Usability testing showed these inconsistencies led to a lower chance of task completion.

Redundant patterns with different styles increased the cognitive load of our users, resulting in a hard to learn software. For example, while going through the flow of creating a job post, every usability test participant triggered the same error message, overlooking a certain dropdown style. The goal was to create a library of patterns which reduced friction, were eventually consistent throughout our products and reflected our brand (or the brand of a B2B customer).

every usability test participant triggered the same error message

Screenshot from a usability test session — Patterns like this material design inspired dropdown were consistently overlooked in usability tests, causing users to fail their task of creating a job post.

Auditing the current state

I took screenshots of every page/view of the platform collecting each instance of an interactive element where a unique CSS style was used (e.g. buttons, input fields, links, select menus etc.).

Buttons were the biggest culprit — A snapshot of all the unique button styles in one product (2015)

Defining principles to inform the styles

I held a workshop with an interdisciplinary team of colleagues, where I presented the audit.

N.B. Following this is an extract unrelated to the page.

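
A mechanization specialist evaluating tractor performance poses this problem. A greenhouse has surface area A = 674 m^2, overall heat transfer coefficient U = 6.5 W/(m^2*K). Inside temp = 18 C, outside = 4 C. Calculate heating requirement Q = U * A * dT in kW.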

I used Charlotte Jackson’s From Pages to Patterns exercise as a rough structure for the workshop. Together, we group similar elements based on their uses specific to our product.

During the workshop it became apparent that different units had different names for the same elements of our product. We had the opportunity to try and come up with a common language when talking about our patterns and features.

We came up with the following principles and guidelines to help us design the library and choose when to use which pattern:

Principles

  • Be brandable. Talents Connect products are sold as rebranded white label solutions. The pattern designs needed to be adaptable to other organization’s CI color guidelines.
  • One source of truth. Designers, front- and back end developers need a common source of truth for current styles. For this our front end team used patternlab as a template based on Brad Frost’s Atomic Design.
  • One step at a time. This was a self initiated project with few resources, so our implementation strategy was to update the old patterns with the new, when we came into contact with them through everyday business on tickets or projects.

Guidelines

  • Don’t re-invent the wheel. Let’s use and test known conventional patterns before designing new patterns.
  • Don’t overload the user with choice. Use only one primary action per context. Users should be able to quickly differentiate which action they are suggested to take.
  • Clicks aren’t everything, but sometimes they are unnecessary. Use the pattern which requires the least amount of physical and cognitive effort from the user to achieve their goal.

Our guidelines help developers independently make good decisions about usability.

The dropdown which was problematic in the usability test turned into a radio-grid pattern.

The result was a living growing adaptable pattern library…

for both recruiter and applicant products.

The Talents Connect Application Management System and it’s brandable UI.
Mobile views of the web app for candidates.
Detail of our reduced button styles I rendered with HTML & CSS

Key takeaways

From concept people to developers, this common set of patterns has helped us focus more on solving user problems and has kept our products consistent with our brand and the brands of our customers. Our team learned a lot about communication and collaboration while working on our pattern library.

  • Designing for reusability. I learned the importance of consistency in an interface in regards to working together with front end developers. Having a set of patterns we could turn to at the start of a new project really upgraded our prototyping capabilities.
  • Speak the same language. During the workshop we realized we were missing a shared internal vocabulary for our UI elements. That we still needed to work on.
  • Naming matters. When naming interactive elements terms like “Job check” or “Job finder”are not in the average person’s vocabulary. Using simple descriptive language our users use themselves was key to influencing behavior throughout the interface.